Structural Dynamics at LCLS

LCLS 结构动力学

基本信息

批准号：
10614407
负责人：
Sebastien Boutet
金额：
$ 42.2万
依托单位：
STANFORD UNIVERSITY
依托单位国家：
美国
项目类别：
财政年份：
2021
资助国家：
美国
起止时间：
2021-04-01 至 2026-03-31
项目状态：
未结题

来源：
https://reporter.nih.gov/project-details/10614407
关键词：
Algorithms Area Attention Automation Biochemical Reaction Collaborations Communities Consumption Data Data Analyses Data Collection Data Set Development Development Plans Electronics Equilibrium Evolution Failure Feedback G-Protein-Coupled Receptors Genomics Goals Human Human Resources Intervention Lasers Lighting Measurement Measures Metalloproteins Metals Methods Monitor Optics Outcome Physiological Process Protein Dynamics Proteins Pump RNA Polymerase II Reaction Resources Safety Sampling Science Series Services Signal Transduction Source Structure System Techniques Temperature Time Ultraviolet Rays Visible Radiation beamline biological systems data analysis pipeline data quality data streams experience experimental study improved innovation programs sensor software systems structural biology success technology research and development temperature jump temporal measurement

项目摘要

ABSTRACT: TR&D-3 TR&D-3 will focus on automating the LCLS structural biology experiment, using injector-based sample delivery, streamlining the process of solving new structures, and examining dynamic processes of biomolecules using mixing injectors and photo-excitation to trigger reactions.
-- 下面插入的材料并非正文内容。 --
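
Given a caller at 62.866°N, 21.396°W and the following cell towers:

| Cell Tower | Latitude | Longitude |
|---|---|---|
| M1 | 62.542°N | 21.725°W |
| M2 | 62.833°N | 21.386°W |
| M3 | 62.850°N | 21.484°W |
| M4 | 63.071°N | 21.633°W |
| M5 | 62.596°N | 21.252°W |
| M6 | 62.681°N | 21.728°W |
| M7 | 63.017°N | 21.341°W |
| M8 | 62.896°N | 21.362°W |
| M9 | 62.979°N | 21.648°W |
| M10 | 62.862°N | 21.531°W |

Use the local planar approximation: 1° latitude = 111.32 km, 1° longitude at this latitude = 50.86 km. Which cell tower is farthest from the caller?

M1

Distances from 62.866°N, 21.396°W:
M1: √((-0.324·111.32)² + (-0.329·50.86)²) = √(1300.87754 + 279.99128) = 39.760 km
M2: √((-0.033·111.32)² + (0.010·50.86)²) = √(13.49504 + 0.25867) = 3.709 km
M3: √((-0.016·111.32)² + (-0.088·50.86)²) = √(3.17239 + 20.03171) = 4.817 km
M4: √((0.205·111.32)² + (-0.237·50.86)²) = √(520.77978 + 145.29458) = 25.808 km
M5: √((-0.270·111.32)² + (0.144·50.86)²) = √(903.38718 + 53.63863) = 30.936 km
M6: √((-0.185·111.32)² + (-0.332·50.86)²) = √(424.12107 + 285.12079) = 26.632 km
M7: √((0.151·111.32)² + (0.055·50.86)²) = √(282.55324 + 7.82489) = 17.040 km
M8: √((0.030·111.32)² + (0.034·50.86)²) = √(11.15293 + 2.99027) = 3.761 km
M9: √((0.113·111.32)² + (-0.252·50.86)²) = √(158.23527 + 164.26831) = 17.958 km
M10: √((-0.004·111.32)² + (-0.135·50.86)²) = √(0.19827 + 47.14333) = 6.881 km
Maximum: M1 at 39.760 km.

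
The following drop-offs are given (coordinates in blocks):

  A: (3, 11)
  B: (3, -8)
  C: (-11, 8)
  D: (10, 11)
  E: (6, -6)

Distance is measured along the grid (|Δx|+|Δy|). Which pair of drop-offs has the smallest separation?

Pairwise distances:
A–B: 19 blocks
A–C: 17 blocks
A–D: 7 blocks
A–E: 20 blocks
B–C: 30 blocks
B–D: 26 blocks
B–E: 5 blocks
C–D: 24 blocks
C–E: 31 blocks
D–E: 21 blocks
Closest pair: B–E at 5 blocks.

B and E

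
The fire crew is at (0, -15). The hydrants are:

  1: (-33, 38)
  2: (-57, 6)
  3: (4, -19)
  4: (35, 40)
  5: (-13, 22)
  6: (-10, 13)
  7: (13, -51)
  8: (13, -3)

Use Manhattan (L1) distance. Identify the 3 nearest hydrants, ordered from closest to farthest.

3, 8, 6

Distances from (0, -15):
1: 86
2: 78
3: 8
4: 90
5: 50
6: 38
7: 49
8: 25
Sorted: 3 (8) < 8 (25) < 6 (38) < 7 (49) < 5 (50) < …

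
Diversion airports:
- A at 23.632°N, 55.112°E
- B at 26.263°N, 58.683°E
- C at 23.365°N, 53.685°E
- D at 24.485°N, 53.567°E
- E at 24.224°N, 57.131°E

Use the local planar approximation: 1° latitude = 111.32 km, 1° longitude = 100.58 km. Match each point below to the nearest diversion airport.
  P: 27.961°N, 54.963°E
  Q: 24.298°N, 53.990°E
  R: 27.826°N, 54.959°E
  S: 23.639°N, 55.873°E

P→D; Q→D; R→D; S→A

P at 27.961°N, 54.963°E:
  A: 482.137 km
  B: 419.193 km
  C: 527.527 km
  D: 411.636 km
  E: 469.689 km
  → nearest: D (411.636 km)
Q at 24.298°N, 53.990°E:
  A: 135.026 km
  B: 520.244 km
  C: 108.297 km
  D: 47.365 km
  E: 316.029 km
  → nearest: D (47.365 km)
R at 27.826°N, 54.959°E:
  A: 467.130 km
  B: 413.000 km
  C: 512.864 km
  D: 397.400 km
  E: 456.624 km
  → nearest: D (397.400 km)
S at 23.639°N, 55.873°E:
  A: 76.545 km
  B: 406.453 km
  C: 222.173 km
  D: 250.328 km
  E: 142.305 km
  → nearest: A (76.545 km)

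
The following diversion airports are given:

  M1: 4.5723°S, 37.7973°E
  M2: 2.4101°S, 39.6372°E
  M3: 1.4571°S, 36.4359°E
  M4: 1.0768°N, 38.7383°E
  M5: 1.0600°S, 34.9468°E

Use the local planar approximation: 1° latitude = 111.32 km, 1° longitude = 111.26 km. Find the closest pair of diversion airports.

Pairwise distances:
M1–M2: √((2.1622·111.32)² + (1.8399·111.26)²) = √(57934.614481 + 41905.068029) = 315.9742 km
M1–M3: √((3.1152·111.32)² + (-1.3614·111.26)²) = √(120259.187044 + 22942.968231) = 378.4206 km
M1–M4: √((5.6491·111.32)² + (0.9410·111.26)²) = √(395462.147713 + 10961.181223) = 637.5134 km
M1–M5: √((3.5123·111.32)² + (-2.8505·111.26)²) = √(152872.582668 + 100581.984920) = 503.4427 km
M2–M3: √((0.9530·111.32)² + (-3.2013·111.26)²) = √(11254.655257 + 126861.797457) = 371.6402 km
M2–M4: √((3.4869·111.32)² + (-0.8989·111.26)²) = √(150669.511557 + 10002.322935) = 400.8389 km
M2–M5: √((1.3501·111.32)² + (-4.6904·111.26)²) = √(22588.025526 + 272331.497120) = 543.0649 km
M3–M4: √((2.5339·111.32)² + (2.3024·111.26)²) = √(79565.599311 + 65620.519521) = 381.0330 km
M3–M5: √((0.3971·111.32)² + (-1.4891·111.26)²) = √(1954.097232 + 27448.956469) = 171.4732 km
M4–M5: √((-2.1368·111.32)² + (-3.7915·111.26)²) = √(56581.459448 + 177950.917632) = 484.2854 km
Closest pair: M3–M5 at 171.4732 km.

M3 and M5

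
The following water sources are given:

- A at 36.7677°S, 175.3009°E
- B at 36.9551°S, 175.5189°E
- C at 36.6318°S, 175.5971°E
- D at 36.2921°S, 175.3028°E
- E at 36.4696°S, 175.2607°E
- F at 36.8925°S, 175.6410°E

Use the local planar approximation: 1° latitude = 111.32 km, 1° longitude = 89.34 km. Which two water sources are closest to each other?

B and F

Pairwise distances:
B–F: √((0.0626·111.32)² + (0.1221·89.34)²) = √(48.561832 + 118.993496) = 12.9443 km
D–E: √((-0.1775·111.32)² + (-0.0421·89.34)²) = √(390.429936 + 14.146731) = 20.1141 km
A–B: √((-0.1874·111.32)² + (0.2180·89.34)²) = √(435.196675 + 379.319250) = 28.5397 km
C–F: √((-0.2607·111.32)² + (0.0439·89.34)²) = √(842.225638 + 15.382288) = 29.2849 km
A–C: √((0.1359·111.32)² + (0.2962·89.34)²) = √(228.868123 + 700.264330) = 30.4817 km
A–E: √((0.2981·111.32)² + (-0.0402·89.34)²) = √(1101.210509 + 12.898642) = 33.3783 km
A–F: √((-0.1248·111.32)² + (0.3401·89.34)²) = √(193.008114 + 923.219906) = 33.4100 km
C–E: √((0.1622·111.32)² + (-0.3364·89.34)²) = √(326.022892 + 903.241473) = 35.0609 km
B–C: √((0.3233·111.32)² + (0.0782·89.34)²) = √(1295.262537 + 48.809617) = 36.6616 km
C–D: √((0.3397·111.32)² + (-0.2943·89.34)²) = √(1430.004780 + 691.309334) = 46.0577 km
A–D: √((0.4756·111.32)² + (0.0019·89.34)²) = √(2803.045111 + 0.028814) = 52.9441 km
E–F: √((-0.4229·111.32)² + (0.3803·89.34)²) = √(2216.265396 + 1154.368712) = 58.0572 km
B–E: √((0.4855·111.32)² + (-0.2582·89.34)²) = √(2920.954983 + 532.113616) = 58.7628 km
D–F: √((-0.6004·111.32)² + (0.3382·89.34)²) = √(4467.121475 + 912.933414) = 73.3489 km
B–D: √((0.6630·111.32)² + (-0.2161·89.34)²) = √(5447.201643 + 372.736077) = 76.2885 km
Closest pair: B–F at 12.9443 km.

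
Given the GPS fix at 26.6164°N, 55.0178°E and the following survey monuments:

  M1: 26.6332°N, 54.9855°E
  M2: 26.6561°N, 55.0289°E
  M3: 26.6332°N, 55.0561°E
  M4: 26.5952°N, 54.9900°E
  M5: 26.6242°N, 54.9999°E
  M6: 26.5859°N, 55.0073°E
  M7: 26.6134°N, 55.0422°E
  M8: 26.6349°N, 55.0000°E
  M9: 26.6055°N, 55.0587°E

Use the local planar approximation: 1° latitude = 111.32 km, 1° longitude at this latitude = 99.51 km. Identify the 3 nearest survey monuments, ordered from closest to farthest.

M5, M7, M8

Distances from 26.6164°N, 55.0178°E:
M1: 3.7187 km
M2: 4.5553 km
M3: 4.2454 km
M4: 3.6363 km
M5: 1.9816 km
M6: 3.5524 km
M7: 2.4509 km
M8: 2.7164 km
M9: 4.2470 km
Sorted: M5 (1.9816 km) < M7 (2.4509 km) < M8 (2.7164 km) < M6 (3.5524 km) < M4 (3.6363 km) < …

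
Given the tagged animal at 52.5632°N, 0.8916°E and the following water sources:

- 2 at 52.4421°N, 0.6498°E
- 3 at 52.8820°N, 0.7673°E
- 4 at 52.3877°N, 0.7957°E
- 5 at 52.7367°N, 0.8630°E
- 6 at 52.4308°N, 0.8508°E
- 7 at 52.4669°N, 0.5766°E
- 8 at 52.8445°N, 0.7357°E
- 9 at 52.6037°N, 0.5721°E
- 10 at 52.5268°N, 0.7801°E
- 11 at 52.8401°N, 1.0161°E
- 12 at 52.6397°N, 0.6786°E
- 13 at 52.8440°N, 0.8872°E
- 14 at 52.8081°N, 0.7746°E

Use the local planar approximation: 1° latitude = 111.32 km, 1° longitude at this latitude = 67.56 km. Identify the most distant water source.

Distances from 52.5632°N, 0.8916°E:
2: √((-0.1211·111.32)² + (-0.2418·67.56)²) = √(181.733371 + 266.865157) = 21.1801 km
3: √((0.3188·111.32)² + (-0.1243·67.56)²) = √(1259.456061 + 70.521500) = 36.4689 km
4: √((-0.1755·111.32)² + (-0.0959·67.56)²) = √(381.681084 + 41.977493) = 20.5830 km
5: √((0.1735·111.32)² + (-0.0286·67.56)²) = √(373.031369 + 3.733459) = 19.4104 km
6: √((-0.1324·111.32)² + (-0.0408·67.56)²) = √(217.231282 + 7.598006) = 14.9943 km
7: √((-0.0963·111.32)² + (-0.3150·67.56)²) = √(114.920887 + 452.897986) = 23.8290 km
8: √((0.2813·111.32)² + (-0.1559·67.56)²) = √(980.586387 + 110.935747) = 33.0382 km
9: √((0.0405·111.32)² + (-0.3195·67.56)²) = √(20.326212 + 465.930357) = 22.0512 km
10: √((-0.0364·111.32)² + (-0.1115·67.56)²) = √(16.419093 + 56.745185) = 8.5536 km
11: √((0.2769·111.32)² + (0.1245·67.56)²) = √(950.150293 + 70.748622) = 31.9515 km
12: √((0.0765·111.32)² + (-0.2130·67.56)²) = √(72.521915 + 207.080158) = 16.7213 km
13: √((0.2808·111.32)² + (-0.0044·67.56)²) = √(977.103575 + 0.088366) = 31.2601 km
14: √((0.2449·111.32)² + (-0.1170·67.56)²) = √(743.231257 + 62.481436) = 28.3851 km
Maximum: 3 at 36.4689 km.

3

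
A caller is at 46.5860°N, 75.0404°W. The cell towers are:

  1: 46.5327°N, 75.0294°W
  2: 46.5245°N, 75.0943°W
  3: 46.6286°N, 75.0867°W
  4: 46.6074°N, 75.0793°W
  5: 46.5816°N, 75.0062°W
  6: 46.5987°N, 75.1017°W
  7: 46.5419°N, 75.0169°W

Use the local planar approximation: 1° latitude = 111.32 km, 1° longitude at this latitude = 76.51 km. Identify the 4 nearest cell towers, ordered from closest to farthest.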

Significant effort is required to fully automate the LCLS experiment that requires the addition of new controls and feedback sensors combined with adept implementation of advanced algorithms to monitor the experiment and make corrections or flag for intervention when appropriate. The extremely effective MC beam lines at SR sources show what decades of innovation in these areas can accomplish. The SSRL SMB program is experienced in experimental automation and were the first SR beamlines in the world to offer a remote-access program to SR users, establishing a new paradigm for SR access and structural genomic. TR&D-3 intends to duplicate the successes at SR sources in automation, and achieve similar accomplishments at LCLS, including automated sample delivery, data collection, data analysis and feedback for experiments at room temperature. Shorter times to collect datasets with real time feedback of data quality and completeness (and in the case of time resolved experiments, difference data metrics) will allow more structures to be determined, which in turn will allow users measuring a dynamic process, such as an enzymatic reaction, to get a more complete structural time series. More effective and, consequently, shorter data collection times will also allow more samples, users and access to the unique capabilities of LCLS leading to a broader scientific impact in biomedical applications. With the study of dynamics under near physiological conditions being at the core of LCLS applications, this TR&D will provide enhanced visible light excitation capabilities and injector alignment to support time resolved studies, including the use of mixing injectors and laser illumination to trigger reactions. The use of laser-released caged compounds will drive dynamics studies of GPCRs and RNA polymerase-II. Laser-induced temperature jump capabilities will drive the goal of understanding protein dynamics by exciting them out of equilibrium and tracking the time-evolution of the system. Overall, TR&D-3 will aim to achieve the scientific goals of all the DBPs through improved reliability and automation of the entire experimental process.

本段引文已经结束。